Tigo Energy, Inc.
- Type: Private
- Industry: Photovoltaics
- Founded: Silicon Valley, California (2007)
- Founder: Sam Arditi Ron Hadar
- Headquarters: Campbell, California, United States
- Area served: Worldwide
- Key people: Zvi Alon (CEO)
- Products: Power optimizer Software as a Service
- Number of employees: 138 (May 2026)
- Website: TigoEnergy.com

= Tigo Energy =

American photovoltaic company

Tigo Energy is an American private corporation, headquartered in Los Gatos, California, United States. It provides products, technologies, software, and services to installers, distributors, and original equipment manufacturers within the photovoltaic industry. It specializes in module-level power optimizers and smart module power electronics.

The company was founded in 2007 by a team of experienced technologists. The Tigo team developed the first-generation Smart Module Optimizer technology for the solar industry. Tigo has operations in the United States, across Europe, Latin America, Japan, China, Australia and the Middle East.

Tigo Energy is not affiliated with Millicom International Cellular, also known as Tigo.

==History==
Tigo Energy was founded by Sam Arditi and Ron Hadar in 2007. As of May 2017, the company employs more than 70 people in more than 10 offices worldwide.

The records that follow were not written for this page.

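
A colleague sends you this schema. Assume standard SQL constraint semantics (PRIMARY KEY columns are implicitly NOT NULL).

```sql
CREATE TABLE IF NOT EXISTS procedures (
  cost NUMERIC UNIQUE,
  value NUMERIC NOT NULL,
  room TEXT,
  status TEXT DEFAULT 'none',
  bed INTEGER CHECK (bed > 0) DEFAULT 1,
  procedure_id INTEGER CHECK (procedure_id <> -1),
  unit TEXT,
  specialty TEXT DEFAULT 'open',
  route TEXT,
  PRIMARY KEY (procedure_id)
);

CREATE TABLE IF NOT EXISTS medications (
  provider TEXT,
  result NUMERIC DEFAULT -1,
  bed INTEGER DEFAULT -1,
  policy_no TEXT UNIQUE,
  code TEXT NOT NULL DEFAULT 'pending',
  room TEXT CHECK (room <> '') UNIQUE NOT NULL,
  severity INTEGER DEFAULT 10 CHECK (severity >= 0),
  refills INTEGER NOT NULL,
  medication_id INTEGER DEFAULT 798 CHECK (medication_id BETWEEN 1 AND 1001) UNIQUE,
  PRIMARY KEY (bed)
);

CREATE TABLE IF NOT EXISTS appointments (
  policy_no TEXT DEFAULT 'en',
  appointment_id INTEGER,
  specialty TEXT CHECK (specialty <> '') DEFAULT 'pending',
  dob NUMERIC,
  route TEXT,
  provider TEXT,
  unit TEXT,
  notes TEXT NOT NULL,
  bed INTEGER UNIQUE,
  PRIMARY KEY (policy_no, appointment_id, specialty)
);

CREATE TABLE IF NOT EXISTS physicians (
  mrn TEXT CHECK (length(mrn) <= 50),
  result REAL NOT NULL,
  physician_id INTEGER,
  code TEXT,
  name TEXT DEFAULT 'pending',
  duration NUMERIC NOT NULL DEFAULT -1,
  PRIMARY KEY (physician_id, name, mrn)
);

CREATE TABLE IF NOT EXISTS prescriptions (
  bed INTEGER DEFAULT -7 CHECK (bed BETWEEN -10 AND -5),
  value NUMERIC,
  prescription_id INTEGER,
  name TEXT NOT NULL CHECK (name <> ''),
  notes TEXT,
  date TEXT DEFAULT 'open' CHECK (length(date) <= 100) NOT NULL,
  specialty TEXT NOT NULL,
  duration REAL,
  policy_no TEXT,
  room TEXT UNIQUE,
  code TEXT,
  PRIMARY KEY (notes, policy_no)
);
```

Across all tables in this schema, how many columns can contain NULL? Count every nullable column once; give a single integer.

24

procedures: 7 nullable (cost, room, status, bed, unit, specialty, route — PK (procedure_id) and explicit NOT NULL columns excluded).
medications: 5 nullable (provider, result, policy_no, severity, medication_id — PK (bed) and explicit NOT NULL columns excluded).
appointments: 5 nullable (dob, route, provider, unit, bed — PK (policy_no, appointment_id, specialty) and explicit NOT NULL columns excluded).
physicians: 1 nullable (code — PK (physician_id, name, mrn) and explicit NOT NULL columns excluded).
prescriptions: 6 nullable (bed, value, prescription_id, duration, room, code — PK (notes, policy_no) and explicit NOT NULL columns excluded).
Total: 7 + 5 + 5 + 1 + 6 = 24.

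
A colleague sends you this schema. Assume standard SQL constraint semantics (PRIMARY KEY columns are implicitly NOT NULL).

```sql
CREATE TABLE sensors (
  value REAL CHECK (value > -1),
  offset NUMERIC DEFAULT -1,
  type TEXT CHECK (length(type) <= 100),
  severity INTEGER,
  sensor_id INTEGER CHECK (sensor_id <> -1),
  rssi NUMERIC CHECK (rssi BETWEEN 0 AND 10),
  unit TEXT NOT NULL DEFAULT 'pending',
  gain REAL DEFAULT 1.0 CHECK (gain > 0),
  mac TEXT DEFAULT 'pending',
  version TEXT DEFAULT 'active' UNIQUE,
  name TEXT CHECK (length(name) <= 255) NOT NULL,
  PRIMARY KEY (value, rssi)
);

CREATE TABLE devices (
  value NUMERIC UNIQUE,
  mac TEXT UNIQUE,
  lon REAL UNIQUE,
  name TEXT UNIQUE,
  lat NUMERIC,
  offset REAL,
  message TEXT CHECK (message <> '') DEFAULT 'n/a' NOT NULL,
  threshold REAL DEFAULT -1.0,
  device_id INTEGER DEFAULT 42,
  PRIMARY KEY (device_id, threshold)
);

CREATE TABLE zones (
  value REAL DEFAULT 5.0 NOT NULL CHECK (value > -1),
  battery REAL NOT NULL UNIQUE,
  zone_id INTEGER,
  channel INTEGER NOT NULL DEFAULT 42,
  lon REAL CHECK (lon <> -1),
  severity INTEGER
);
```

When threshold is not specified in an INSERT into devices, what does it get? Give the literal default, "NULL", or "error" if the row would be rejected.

-1.0

threshold has an explicit DEFAULT -1.0.
When the column is omitted from an INSERT, that default is used.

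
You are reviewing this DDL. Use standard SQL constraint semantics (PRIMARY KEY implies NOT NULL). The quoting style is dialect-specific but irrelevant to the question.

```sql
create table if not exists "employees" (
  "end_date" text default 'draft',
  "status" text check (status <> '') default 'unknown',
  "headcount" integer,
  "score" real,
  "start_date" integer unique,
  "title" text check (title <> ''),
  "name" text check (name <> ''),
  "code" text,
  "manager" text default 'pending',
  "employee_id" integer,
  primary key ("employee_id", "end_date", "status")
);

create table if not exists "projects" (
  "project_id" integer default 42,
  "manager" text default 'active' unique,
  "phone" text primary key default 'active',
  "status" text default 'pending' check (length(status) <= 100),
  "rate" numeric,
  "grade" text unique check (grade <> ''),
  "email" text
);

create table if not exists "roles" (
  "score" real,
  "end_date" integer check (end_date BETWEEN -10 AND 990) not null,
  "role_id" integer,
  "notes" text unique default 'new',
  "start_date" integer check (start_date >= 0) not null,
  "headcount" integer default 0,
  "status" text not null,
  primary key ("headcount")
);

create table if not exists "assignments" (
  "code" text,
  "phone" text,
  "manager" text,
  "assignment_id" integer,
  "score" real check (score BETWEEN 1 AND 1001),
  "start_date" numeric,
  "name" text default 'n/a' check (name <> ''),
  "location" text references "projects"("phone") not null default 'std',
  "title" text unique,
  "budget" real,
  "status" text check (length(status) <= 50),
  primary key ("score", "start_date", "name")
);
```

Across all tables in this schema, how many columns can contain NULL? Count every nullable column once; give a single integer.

employees: 7 nullable (headcount, score, start_date, title, name, code, manager — PK (employee_id, end_date, status) and explicit NOT NULL columns excluded).
projects: 6 nullable (project_id, manager, status, rate, grade, email — PK (phone) and explicit NOT NULL columns excluded).
roles: 3 nullable (score, role_id, notes — PK (headcount) and explicit NOT NULL columns excluded).
assignments: 7 nullable (code, phone, manager, assignment_id, title, budget, status — PK (score, start_date, name) and explicit NOT NULL columns excluded).
Total: 7 + 6 + 3 + 7 = 23.

23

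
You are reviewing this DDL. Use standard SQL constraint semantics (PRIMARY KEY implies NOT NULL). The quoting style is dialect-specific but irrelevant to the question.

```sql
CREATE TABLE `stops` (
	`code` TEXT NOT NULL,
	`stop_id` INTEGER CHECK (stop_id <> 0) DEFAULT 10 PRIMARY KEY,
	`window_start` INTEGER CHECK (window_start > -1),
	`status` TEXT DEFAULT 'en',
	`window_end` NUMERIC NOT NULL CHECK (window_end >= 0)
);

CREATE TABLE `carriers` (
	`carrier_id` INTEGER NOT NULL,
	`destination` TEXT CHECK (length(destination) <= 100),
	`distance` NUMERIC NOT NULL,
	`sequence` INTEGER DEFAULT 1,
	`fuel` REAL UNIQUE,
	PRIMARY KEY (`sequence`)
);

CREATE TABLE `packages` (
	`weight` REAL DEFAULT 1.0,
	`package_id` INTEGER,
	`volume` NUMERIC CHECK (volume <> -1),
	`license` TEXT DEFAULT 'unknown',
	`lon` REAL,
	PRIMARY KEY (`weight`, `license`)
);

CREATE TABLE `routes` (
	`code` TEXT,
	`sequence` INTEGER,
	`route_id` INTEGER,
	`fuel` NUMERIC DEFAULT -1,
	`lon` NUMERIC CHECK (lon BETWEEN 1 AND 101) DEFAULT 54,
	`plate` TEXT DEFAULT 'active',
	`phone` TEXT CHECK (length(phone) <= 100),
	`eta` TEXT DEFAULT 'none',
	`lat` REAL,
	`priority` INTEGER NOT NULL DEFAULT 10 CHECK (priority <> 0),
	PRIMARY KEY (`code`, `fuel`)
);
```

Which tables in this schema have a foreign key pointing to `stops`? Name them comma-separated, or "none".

none

No REFERENCES clause anywhere in the schema names stops.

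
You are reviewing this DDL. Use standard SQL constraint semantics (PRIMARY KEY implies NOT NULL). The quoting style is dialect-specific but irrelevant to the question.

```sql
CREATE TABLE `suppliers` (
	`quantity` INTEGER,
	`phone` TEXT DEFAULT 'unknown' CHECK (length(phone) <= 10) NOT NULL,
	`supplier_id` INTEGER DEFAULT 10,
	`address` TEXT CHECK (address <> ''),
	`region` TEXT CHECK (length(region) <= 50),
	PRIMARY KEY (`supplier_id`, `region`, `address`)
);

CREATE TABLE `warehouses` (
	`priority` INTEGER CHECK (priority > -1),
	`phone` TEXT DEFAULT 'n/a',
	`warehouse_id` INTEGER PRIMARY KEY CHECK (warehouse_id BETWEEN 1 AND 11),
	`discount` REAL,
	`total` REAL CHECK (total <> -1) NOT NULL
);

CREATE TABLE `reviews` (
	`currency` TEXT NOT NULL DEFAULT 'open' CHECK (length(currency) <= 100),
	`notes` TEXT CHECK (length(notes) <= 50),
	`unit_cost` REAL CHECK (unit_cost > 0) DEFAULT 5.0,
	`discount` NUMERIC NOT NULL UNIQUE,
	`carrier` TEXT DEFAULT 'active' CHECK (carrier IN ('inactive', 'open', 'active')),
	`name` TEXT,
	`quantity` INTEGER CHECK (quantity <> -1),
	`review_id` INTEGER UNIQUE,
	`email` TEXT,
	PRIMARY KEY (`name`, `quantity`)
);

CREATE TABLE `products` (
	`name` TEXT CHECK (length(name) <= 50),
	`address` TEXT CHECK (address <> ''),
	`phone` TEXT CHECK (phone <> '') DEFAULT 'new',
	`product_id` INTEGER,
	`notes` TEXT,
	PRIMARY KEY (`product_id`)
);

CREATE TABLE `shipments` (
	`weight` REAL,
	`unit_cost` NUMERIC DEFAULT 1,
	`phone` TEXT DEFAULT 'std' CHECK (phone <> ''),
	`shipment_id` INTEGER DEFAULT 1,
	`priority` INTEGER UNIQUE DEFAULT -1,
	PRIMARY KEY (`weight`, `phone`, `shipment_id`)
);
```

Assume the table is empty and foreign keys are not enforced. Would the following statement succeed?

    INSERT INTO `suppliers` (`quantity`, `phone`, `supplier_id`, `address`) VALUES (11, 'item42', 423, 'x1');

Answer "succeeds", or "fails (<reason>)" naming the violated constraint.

region is omitted from the column list and has no DEFAULT, so it would receive NULL.
But region is part of the PRIMARY KEY (implied NOT NULL).

fails (NOT NULL on region)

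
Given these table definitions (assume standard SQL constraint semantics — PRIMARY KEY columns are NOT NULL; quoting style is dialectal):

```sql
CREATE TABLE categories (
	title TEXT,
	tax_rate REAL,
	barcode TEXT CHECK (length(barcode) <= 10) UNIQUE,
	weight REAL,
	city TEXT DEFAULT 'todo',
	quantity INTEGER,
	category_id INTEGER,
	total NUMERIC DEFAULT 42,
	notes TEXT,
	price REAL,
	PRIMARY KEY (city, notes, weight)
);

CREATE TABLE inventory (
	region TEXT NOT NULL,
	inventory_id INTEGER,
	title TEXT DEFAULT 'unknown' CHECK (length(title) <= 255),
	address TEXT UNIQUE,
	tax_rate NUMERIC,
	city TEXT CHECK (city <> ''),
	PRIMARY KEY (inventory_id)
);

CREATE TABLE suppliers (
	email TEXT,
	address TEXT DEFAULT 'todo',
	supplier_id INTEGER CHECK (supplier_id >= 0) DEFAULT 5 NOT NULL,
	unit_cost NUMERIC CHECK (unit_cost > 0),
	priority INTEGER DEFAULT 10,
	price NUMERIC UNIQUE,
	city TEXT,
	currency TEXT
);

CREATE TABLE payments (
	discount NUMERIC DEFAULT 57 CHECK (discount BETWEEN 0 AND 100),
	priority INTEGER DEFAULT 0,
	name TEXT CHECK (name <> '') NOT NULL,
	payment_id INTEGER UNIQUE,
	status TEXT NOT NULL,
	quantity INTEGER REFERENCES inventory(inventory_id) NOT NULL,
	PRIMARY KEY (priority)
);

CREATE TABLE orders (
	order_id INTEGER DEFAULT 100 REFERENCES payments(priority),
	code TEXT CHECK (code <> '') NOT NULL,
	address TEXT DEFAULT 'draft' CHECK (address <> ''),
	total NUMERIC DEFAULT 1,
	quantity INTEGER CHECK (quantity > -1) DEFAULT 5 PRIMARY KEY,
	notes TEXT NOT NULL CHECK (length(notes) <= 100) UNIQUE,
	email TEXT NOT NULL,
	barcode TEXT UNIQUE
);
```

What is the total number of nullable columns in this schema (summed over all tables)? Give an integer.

categories: 7 nullable (title, tax_rate, barcode, quantity, category_id, total, price — PK (city, notes, weight) and explicit NOT NULL columns excluded).
inventory: 4 nullable (title, address, tax_rate, city — PK (inventory_id) and explicit NOT NULL columns excluded).
suppliers: 7 nullable (email, address, unit_cost, priority, price, city, currency — PK none and explicit NOT NULL columns excluded).
payments: 2 nullable (discount, payment_id — PK (priority) and explicit NOT NULL columns excluded).
orders: 4 nullable (order_id, address, total, barcode — PK (quantity) and explicit NOT NULL columns excluded).
Total: 7 + 4 + 7 + 2 + 4 = 24.

24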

In December 2011, the company announced its fourth round of funding, an $18 million investment led by Bessemer Ventures.

In June 2012, Tigo Energy announced an award from the United States Department of Energy as part of its SunShot incubator projects worth $3.5 million. The projects are designed to reduce the ongoing costs and prevent safety hazards from electric arcs in photovoltaic arrays.

In 2012, Tigo Energy announced the market launch of its newest generation of technology designed to be built directly into solar panels during manufacturing. These smart modules included all the benefits of traditional power optimizers, but without requiring installers to add extra boxes to solar modules. Tigo Energy's launch partners included Trina Solar, Hanwha SolarOne, DelSolar, Astronergy, Upsolar, and Luxor Solar.

In September 2012, IMS Research identified Tigo Energy as one of three suppliers accounting for 90% of the micro-inverter and power optimizer market.

In October 2020, Tigo Energy launched the Tigo Enhanced initiative with partner inverters. Tigo incentivizes its program partners to promote Tigo Enhanced inverters by allocating marketing funds for every inverter sold under the program. In addition, the Tigo Enhanced logo, displayed on Tigo module-level power electronics (MLPE) and inverter partner products, creates a visual link of compatibility between devices. Sungrow, Growatt, Chint Power Systems North America, Yaskawa Solectria Solar, and Canadian Solar participate in the program.

January 2021, Tigo Energy raised $20 million in funding led by Energy Growth Momentum.

In August 2021, Tigo Energy announced the release of its Tigo TS4-A-S rapid shutdown with module-level monitoring for solar modules rated up to 700 watts.

In September 2021, Tigo announced a residential inverter and battery storage solution under the Tigo EI (Energy Intelligence) brand.

==Science and technology==
Tigo Energy uses impedance matching to provide power control, data monitoring and safety mechanisms for every module in a solar array to increase performance and safety over traditional system-level technologies. The company also hosts customer data and provides detailed analytics with a software as a service business model.

The company was the first power optimizer to successfully certify embedding its electronics directly into the junction box of a solar module, reducing the component and labor costs of optimized photovoltaic arrays and eliminating the need for additional hardware.

== Products ==
Tigo TS4 Flex MLPE provide different functions for solar modules including optimization, monitoring, and rapid shutdown.

Tigo EI Residential Solution includes an inverter, battery, and automatic transfer switch (ATS).

Energy Intelligence Software is the Tigo commissioning and monitoring platform.